The U.S.-led Coalition against Islamic State is currently training a force to maintain security along the Syrian border as the operation against ISIS shifts focus. The 30,000-strong force will be partly composed of veteran fighters and operate under the leadership of the Syrian Democratic Forces, CJTF-OIR told The Defense Post.
“The Coalition is working jointly with the Syrian Democratic Forces (SDF) to establish and train the new Syrian Border Security Force (BSF). Currently, there are approximately 230 individuals training in the BSF’s inaugural class, with the goal of a final force size of approximately 30,000,” CJTF-OIR Public Affairs Officer Colonel Thomas F. Veale said.
“The base of the new force is essentially a realignment of approximately 15,000 members of the Syrian Democratic Forces to a new mission in the Border Security Force as their actions against ISIS draw to a close.”
The BSF will be stationed along the Euphrates River Valley – marking the western edge of the territory within Syria currently controlled by SDF – and the Iraqi and Turkish borders, he said.
On January 9, Turkey’s Anadolu Agency reported that the Pentagon and CIA were training a Kurdish force called the North Army. The foreign ministry summoned U.S. Embassy Charge d’Affaires Philip Kosnett, the top American diplomat in Turkey, on Wednesday, irate at the prospect of the Syrian Kurdish People’s Protection Units (YPG) patrolling the Turkish border.
Turkey views the predominantly Kurdish YPG and its linked PYD political party as extensions of the Turkish Kurdistan Workers’ Party (PKK), which has fought a decades-long insurgency mainly in Turkey’s majority-Kurdish southwest. The PKK is designated a terrorist group by Turkey, the United States and European Union, among others, but the YPG is not so designated by the U.S. or E.U.
The Coalition told The Defense Post that “north army” was not a recognized term in Syria. However, the ethnic composition of the force will be relative to the areas in which it serves, with efforts taken to ensure that people serve close to their homes. This all but guarantees that Kurds, who make up a majority of the population in northeastern Syria, will be establishing checkpoints along the roughly 820-kilometer (510-mile) Syria-Turkey border.
Veale acknowledged that more Kurds will serve in the areas of northern Syria, while more Arabs will serve in areas along the Euphrates River Valley and along the border with Iraq.
The BSF will be comprised of approximately 15,000 veteran SDF fighters, and recruitment and training are already underway to fill the other 15,000 positions.

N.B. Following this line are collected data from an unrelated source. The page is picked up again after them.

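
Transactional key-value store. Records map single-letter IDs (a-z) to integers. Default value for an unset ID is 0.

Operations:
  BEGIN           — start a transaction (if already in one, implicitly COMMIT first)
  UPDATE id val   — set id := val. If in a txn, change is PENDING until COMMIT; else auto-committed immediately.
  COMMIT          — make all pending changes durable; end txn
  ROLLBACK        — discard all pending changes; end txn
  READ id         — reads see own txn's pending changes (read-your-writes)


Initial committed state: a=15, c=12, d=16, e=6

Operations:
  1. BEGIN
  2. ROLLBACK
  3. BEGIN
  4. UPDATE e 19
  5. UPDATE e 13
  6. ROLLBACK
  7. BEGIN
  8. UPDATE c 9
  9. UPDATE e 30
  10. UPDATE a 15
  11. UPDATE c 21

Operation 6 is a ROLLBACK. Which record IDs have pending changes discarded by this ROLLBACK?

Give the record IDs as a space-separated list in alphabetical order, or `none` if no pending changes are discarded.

Initial committed: {a=15, c=12, d=16, e=6}
Op 1: BEGIN: in_txn=True, pending={}
Op 2: ROLLBACK: discarded pending []; in_txn=False
Op 3: BEGIN: in_txn=True, pending={}
Op 4: UPDATE e=19 (pending; pending now {e=19})
Op 5: UPDATE e=13 (pending; pending now {e=13})
Op 6: ROLLBACK: discarded pending ['e']; in_txn=False
Op 7: BEGIN: in_txn=True, pending={}
Op 8: UPDATE c=9 (pending; pending now {c=9})
Op 9: UPDATE e=30 (pending; pending now {c=9, e=30})
Op 10: UPDATE a=15 (pending; pending now {a=15, c=9, e=30})
Op 11: UPDATE c=21 (pending; pending now {a=15, c=21, e=30})
ROLLBACK at op 6 discards: ['e']

Answer: e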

“Recruiting is being done in such a manner as to build a force reflecting the populations they serve; both in gender and ethnicity,” Veale said.
On December 22, U.S. Central Command commander Army General Joseph Votel said the U.S. was developing a training program for Kurdish and Arab border guards, shifting its focus to stabilizing areas recaptured from ISIS.
Votel said the training would include instruction in interrogation, screening and biometric scanning. Veale told The Defense Post that the BSF will receive training “specific to their mission and terrain,” and bring their own experiences and skills learned from fighting ISIS.
“These skills include the ability to establish and ethically administer checkpoints, conduct counter-IED operations, and strict adherence to the law of war,” he said.